Creativity and Altered States of Consciousness

Jane Simon

This paper will attempt to explore the question of creativity, its relation to altered states of consciousness, and the relationship of altered states of consciousness to the analytic process. I think the “high” of altered states of consciousness is experienced in many situations, some of which—for example, TM, yoga, etc. — have become very popular today. Currently, there is a revival of interest in these phenomena among the public and more recently among psychiatrists. These meditative techniques have been known for many years as an integral part of the Eastern religions, including Zen and yoga, and have recently become of interest in more academic circles. “If we look deeply into such ways of life as Buddism … and Yoga, we do not find either philosophy or religion as these are understood in the West.

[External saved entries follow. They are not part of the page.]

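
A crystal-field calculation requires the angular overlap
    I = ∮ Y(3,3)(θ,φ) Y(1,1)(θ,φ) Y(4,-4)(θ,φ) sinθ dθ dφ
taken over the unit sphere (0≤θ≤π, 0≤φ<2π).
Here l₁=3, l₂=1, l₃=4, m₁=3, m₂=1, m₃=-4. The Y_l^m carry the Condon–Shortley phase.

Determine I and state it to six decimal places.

Checks pass: Σm=0; 8 even; l₃=4∈[2,4].
(2·3+1)(2·1+1)(2·4+1) = 189
Δ: 0! 6! 2! / 9! → 1/252
sum: t=0:+1/36 = 1/36
3j²(3 1 4; 0 0 0) = Δ·Π!·Σ² = 4/63  (sign +1)
sum: t=0:+1/1440 = 1/1440
3j²(3 1 4; 3 1 -4) = Δ·Π!·Σ² = 1/9  (sign +1)
combine: 4πI² = 189·4/63·1/9 = 4/3
take √, sign +1: I = 0.32573501

0.325735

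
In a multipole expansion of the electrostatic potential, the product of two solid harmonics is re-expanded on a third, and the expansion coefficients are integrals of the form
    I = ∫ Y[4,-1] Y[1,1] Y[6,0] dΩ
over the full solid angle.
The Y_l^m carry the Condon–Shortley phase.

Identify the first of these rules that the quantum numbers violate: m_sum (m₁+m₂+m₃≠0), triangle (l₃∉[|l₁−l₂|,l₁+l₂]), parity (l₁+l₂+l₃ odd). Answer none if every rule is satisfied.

m₁+m₂+m₃ = -1 + 1 + 0 = 0  ✓
triangle: |4−1|=3 ≤ l₃=6 ≤ 4+1=5  ✗
parity: l₁+l₂+l₃ = 11 is odd

triangle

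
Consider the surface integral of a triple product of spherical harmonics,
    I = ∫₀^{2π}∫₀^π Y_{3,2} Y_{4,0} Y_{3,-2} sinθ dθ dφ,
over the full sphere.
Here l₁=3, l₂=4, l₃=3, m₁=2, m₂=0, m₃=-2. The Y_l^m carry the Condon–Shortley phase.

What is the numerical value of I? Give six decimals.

Rules hold: Σm=0, L=10 even, 1≤3≤7.
N = 7·9·7 = 441
Δ = 4!·2!·4!/11! = 1/34650
Racah Σ t=1..3: t=1:−1/72 t=2:+1/16 t=3:−1/72 = 5/144
⇒ 3j(3 4 3; 0 0 0)² = 2/77, sgn -1
Racah Σ t=0..1: t=0:+1/576 t=1:−1/72 = -7/576
⇒ 3j(3 4 3; 2 0 -2)² = 7/198, sgn +1
4πI² = N·(3j₀)²·(3jₘ)² = 49/121
I = -1·√(0.404959/4π) = -0.17951487

-0.179515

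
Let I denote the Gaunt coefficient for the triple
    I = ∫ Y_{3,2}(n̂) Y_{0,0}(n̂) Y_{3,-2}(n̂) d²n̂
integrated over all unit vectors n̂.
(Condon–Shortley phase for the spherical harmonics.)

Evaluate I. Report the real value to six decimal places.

m-sum 0 ✓  L=6 even ✓  3≤3≤3 ✓
Π(2lᵢ+1) = 7×1×7 = 49
triangle coeff Δ(3,0,3) = 1/7
Σ_t [0,0]: t=0:+1/36 = 1/36
(3j)²=1/7 [(3 0 3; 0 0 0)], sign=-1
Σ_t [0,0]: t=0:+1/120 = 1/120
(3j)²=1/7 [(3 0 3; 2 0 -2)], sign=-1
⇒ 4πI² = 1/1
I = (+1)√(1/1/(4π)) = 0.28209479

0.282095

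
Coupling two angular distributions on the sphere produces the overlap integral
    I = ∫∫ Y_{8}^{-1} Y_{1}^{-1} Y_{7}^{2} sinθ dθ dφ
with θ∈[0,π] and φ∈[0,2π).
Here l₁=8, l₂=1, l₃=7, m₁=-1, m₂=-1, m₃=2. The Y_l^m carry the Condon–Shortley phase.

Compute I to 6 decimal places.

-0.140215

Checks pass: Σm=0; 16 even; l₃=7∈[7,9].
(2·8+1)(2·1+1)(2·7+1) = 765
Δ: 2! 14! 0! / 17! → 1/2040
sum: t=1:−1/25401600 = -1/25401600
3j²(8 1 7; 0 0 0) = Δ·Π!·Σ² = 8/255  (sign +1)
sum: t=0:+1/87091200 = 1/87091200
3j²(8 1 7; -1 -1 2) = Δ·Π!·Σ² = 7/680  (sign -1)
combine: 4πI² = 765·8/255·7/680 = 21/85
take √, sign -1: I = -0.14021525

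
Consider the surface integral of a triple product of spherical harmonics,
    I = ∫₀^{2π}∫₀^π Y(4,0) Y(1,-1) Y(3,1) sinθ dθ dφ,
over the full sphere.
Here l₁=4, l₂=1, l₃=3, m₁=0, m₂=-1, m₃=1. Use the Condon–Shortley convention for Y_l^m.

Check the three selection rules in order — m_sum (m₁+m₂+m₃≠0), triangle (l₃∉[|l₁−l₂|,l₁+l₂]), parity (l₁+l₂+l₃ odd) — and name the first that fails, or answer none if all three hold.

none

m₁+m₂+m₃ = 0 − 1 + 1 = 0  ✓
triangle: |4−1|=3 ≤ l₃=3 ≤ 4+1=5  ✓
parity: l₁+l₂+l₃ = 8 is even  ✓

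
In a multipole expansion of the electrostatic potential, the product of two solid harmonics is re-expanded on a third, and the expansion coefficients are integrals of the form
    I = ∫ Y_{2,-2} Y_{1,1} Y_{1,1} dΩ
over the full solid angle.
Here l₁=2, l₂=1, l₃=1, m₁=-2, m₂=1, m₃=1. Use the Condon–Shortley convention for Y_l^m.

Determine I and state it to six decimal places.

Rules hold: Σm=0, L=4 even, 1≤1≤3.
N = 5·3·3 = 45
Δ = 2!·2!·0!/5! = 1/30
Racah Σ t=1..1: t=1:−1/1 = -1/1
⇒ 3j(2 1 1; 0 0 0)² = 2/15, sgn +1
Racah Σ t=2..2: t=2:+1/4 = 1/4
⇒ 3j(2 1 1; -2 1 1)² = 1/5, sgn +1
4πI² = N·(3j₀)²·(3jₘ)² = 6/5
I = +1·√(1.2/4π) = 0.30901936

0.309019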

We find something more nearly resembling psychotherapy… the main resemblance between these Eastern ways of life and Western psychotherapy is in the concern of both with bringing about changes of consciousness, changes in our ways of feeling our own existence and our relation to human society and the natural world.”1

Altered states of consciousness (referred to hereafter as ASC) have been considered a regressive phenomena by classical psychoanalysts, including Ernst Kris and others. Kris explains that creativity comes from “regression in the service of the ego.” That is, the initial creative inspiration comes from the person's ability to regress to primary-process thought; the later elaboration of the idea requires the person to use secondary, logical thought to carry out the inspiration.